Каждый «творец» вынужден был во избежание банальности изобрести свою хотя бы маленькую истину, истинку, должную непременно выразить оригинальность замкнутой в себе натуры художника. Истин становилось слишком много. Возникала необходимость либо молчаливого соглашения принять всё это многообразие истин, пусть и противоречащих порою одна другой, либо беспощадной борьбы за ниспровержение всего, что не соответствует измышлению твоей фантазии (чем активно занялись футуристы). Первое вело в итоге к релятивистскому размыванию границ между добром и злом, поскольку порождало множество противоречивых критериев истины, второе — к росту нетерпимости, агрессивности и в конечном результате опять-таки к отказу от чёткого различения добра и зла. Начиналась дешёвая игра в истины, при которой особенно ценилась всё та же интенсивность внутреннего переживания.

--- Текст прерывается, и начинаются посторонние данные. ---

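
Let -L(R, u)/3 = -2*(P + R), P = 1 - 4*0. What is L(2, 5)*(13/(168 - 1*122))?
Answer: 117/23 ≈ 5.0870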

Это не могло не вести к лихорадочной погоне за эмоциями при полном безразличии к смыслу и целям творимого искусства. Расцветала эстетика безобразного, для чего жизнь всегда даёт немало материала, и расслабленная душа художника не имела сил этому противостать. В результате наступала душевная опустошённость, а всё созданное оказывалось лишённым личного, неповторимого, конкретного. Игра в искусство оборачивалась для многих художников непреодолимой банальностью и скудостью творческого воображения.
Иван Бунин, крупнейший реалист предреволюционного времени, отзывался на кривляния искусства той поры со свойственной ему резкостью и злой иронией: «…не только не создано за последние годы никаких новых ценностей, а, напротив, произошло невероятное обнищание и омертвение… исчезли совесть, чувство, такт, мера, ум… растёт словесный блуд… Исчезли драгоценнейшие черты: глубина, серьёзность, простота, непосредственность, благородство, прямота — и морем разлились вульгарность и дурной тон, напыщенный и неизменно фальшивый»62. Сходные высказывания есть у Куприна, Шмелёва, других реалистов.
Лаконичнее, трезвее других, как помним, отозвался о псевдохудожниках Чехов: «Жулики они, а не декаденты! Гнилым товаром торгуют»63.
Игра в идеи не может, в конце концов, не исчерпать себя. Выход прост: отвергнуть содержание как нечто несущественное вообще, заставить себя видеть истину в самой форме своего творения, которая как будто от воли создателя целиком же зависит. Проблема давняя, и весьма. В своё время о том размышлял ещё блаженный Августин в «Исповеди». Поэтому, когда Вяч. Иванов провозгласил, что в искусстве важнее не что, а как, он не только окончательно сформулировал логический итог всех процессов, характерных для «серебряного века», но и высказал давнюю банальность. Соблазн содержания сменился соблазном формы. Искусство вступило в глубокий кризис. Ярчайший пример — футуризм, возникший как пена на волне эстетического подъёма в начале XX столетия. По прозорливому наблюдению Бердяева, «в футуристическом искусстве нет уже человека, человек разорван в клочья»64. Человек — в клочья, но взамен — иллюзия творчества. Не случайно философ рассматривал этот процесс как проявление кризиса гуманизма: гуманизм изначально нёс в себе роковую обречённость: провозглашение антропоцентричного миропонимания неизбежно влекло к гибели человека. Искусство лишь отражало то, что назревало в глубинах гуманистической культуры.
В таком искусстве стремление художника-творца к созданию своего мира, отличного от чего бы то ни было в реальности, осуществляется, бесспорно, в наиболее адекватном виде. Можно ведь создать совершенно невероятные формы и абсолютно нереальные цветовые сочетания, свой особый язык бессмысленного нагромождения звуков («дыр бул щыл», «бобэ-оби» и т. п.) — то, что подвластно только творческим усилиям мастера и ничему более. А поскольку этот мир оказывается созданным — и по идее, и по воплощению — как бы на все времена, то процесс творчества даёт в этом случае иллюзию причастности к вечности, всесилия и бессмертности творца в собственном творении (недаром же, к слову, среди футуристов, да и в авангардизме вообще, так много деятелей, искренне мнивших себя гениями).